No, an MRMC comparative effectiveness study was not done. This type of study is typically relevant for interpretative diagnostic devices (e.g., imaging AI) where human readers make a diagnosis or assessment, and the AI assists or replaces that human interpretation. For a quantitative immunoassay like this AFP reagent pack, the performance is assessed analytically and by method comparison, not by reader performance.

6. Standalone (Algorithm Only Without Human-in-the-Loop Performance) Study

Yes, the studies presented are standalone performance evaluations of the VITROS Immunodiagnostic Products AFP Reagent Pack and the VITROS 5600 Integrated system. The reported precision, linearity, detection limits, analytical specificity, cross-reactivity, and method comparison are all characteristics of the assay system itself, without human intervention in the result generation or interpretation beyond the standard operation of the instrument.

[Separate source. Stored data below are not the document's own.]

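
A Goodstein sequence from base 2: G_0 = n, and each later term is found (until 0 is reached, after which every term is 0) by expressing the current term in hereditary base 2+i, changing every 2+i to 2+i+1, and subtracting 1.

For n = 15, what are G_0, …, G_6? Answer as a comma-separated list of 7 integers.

15, 111, 1283, 18752, 326593, 6588344, 150994943

base 2: 15 = 2^(2 + 1) + 2^2 + 2 + 1; at 3: 3^(3 + 1) + 3^3 + 3 + 1 = 112; next = 111
base 3: 111 = 3^(3 + 1) + 3^3 + 3; at 4: 4^(4 + 1) + 4^4 + 4 = 1284; next = 1283
base 4: 1283 = 4^(4 + 1) + 4^4 + 3; at 5: 5^(5 + 1) + 5^5 + 3 = 18753; next = 18752
base 5: 18752 = 5^(5 + 1) + 5^5 + 2; at 6: 6^(6 + 1) + 6^6 + 2 = 326594; next = 326593
base 6: 326593 = 6^(6 + 1) + 6^6 + 1; at 7: 7^(7 + 1) + 7^7 + 1 = 6588345; next = 6588344
base 7: 6588344 = 7^(7 + 1) + 7^7; at 8: 8^(8 + 1) + 8^8 = 150994944; next = 150994943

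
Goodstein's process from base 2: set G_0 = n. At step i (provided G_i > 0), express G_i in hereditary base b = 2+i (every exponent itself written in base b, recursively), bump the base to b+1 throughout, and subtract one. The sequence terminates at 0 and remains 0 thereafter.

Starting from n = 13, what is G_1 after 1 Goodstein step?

108

[0] 13 ≡ 2^(2 + 1) + 2^2 + 1 (base 2). Lift 3: 109. −1: 108.
[1] 108 ≡ 3^(3 + 1) + 3^3 (base 3). Lift 4: 1280. −1: 1279.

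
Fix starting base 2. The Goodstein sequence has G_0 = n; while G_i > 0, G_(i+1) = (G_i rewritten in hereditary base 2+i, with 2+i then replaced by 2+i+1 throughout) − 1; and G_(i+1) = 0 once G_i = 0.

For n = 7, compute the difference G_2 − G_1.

i=0: 7 = 2^2 + 2 + 1 (b=2); 2→3: 3^3 + 3 + 1 = 31; 31−1 = 30
i=1: 30 = 3^3 + 3 (b=3); 3→4: 4^4 + 4 = 260; 260−1 = 259

229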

7. Type of Ground Truth Used

The ground truth for the analytical performance of this immunoassay is based on:

  • Reference Materials and International Standards: Calibration is traceable to the First International Reference Preparation 72/225. This is a highly characterized and internationally recognized standard for AFP.
  • Predicate Device Comparison: For accuracy, the device's performance was compared against a legally marketed predicate device (VITROS Immunodiagnostic Products AFP Reagent Pack K983031), which itself would have been validated against reference standards.

8. Sample Size for the Training Set

The document does not specify a "training set" in the context of a machine learning or AI algorithm. This device is a traditional immunoassay, not an AI/ML-based diagnostic. Therefore, the concept of a "training set" for an algorithm is not applicable here. Performance characteristics are established through analytical validation studies using various types of samples (patient pools, spiked samples, etc.).

9. How the Ground Truth for the Training Set Was Established

As noted in point 8, the concept of a "training set" is not applicable for this traditional immunoassay device. The analytical "ground truth" is established using traceable reference materials and comparison to a predicate device, as described in point 7.

§ 866.6010 Tumor-associated antigen immunological test system.

(a)
Identification. A tumor-associated antigen immunological test system is a device that consists of reagents used to qualitatively or quantitatively measure, by immunochemical techniques, tumor-associated antigens in serum, plasma, urine, or other body fluids. This device is intended as an aid in monitoring patients for disease progress or response to therapy or for the detection of recurrent or residual disease.(b)
Classification. Class II (special controls). Tumor markers must comply with the following special controls: (1) A guidance document entitled “Guidance Document for the Submission of Tumor Associated Antigen Premarket Notifications (510(k)s) to FDA,” and (2) voluntary assay performance standards issued by the National Committee on Clinical Laboratory Standards.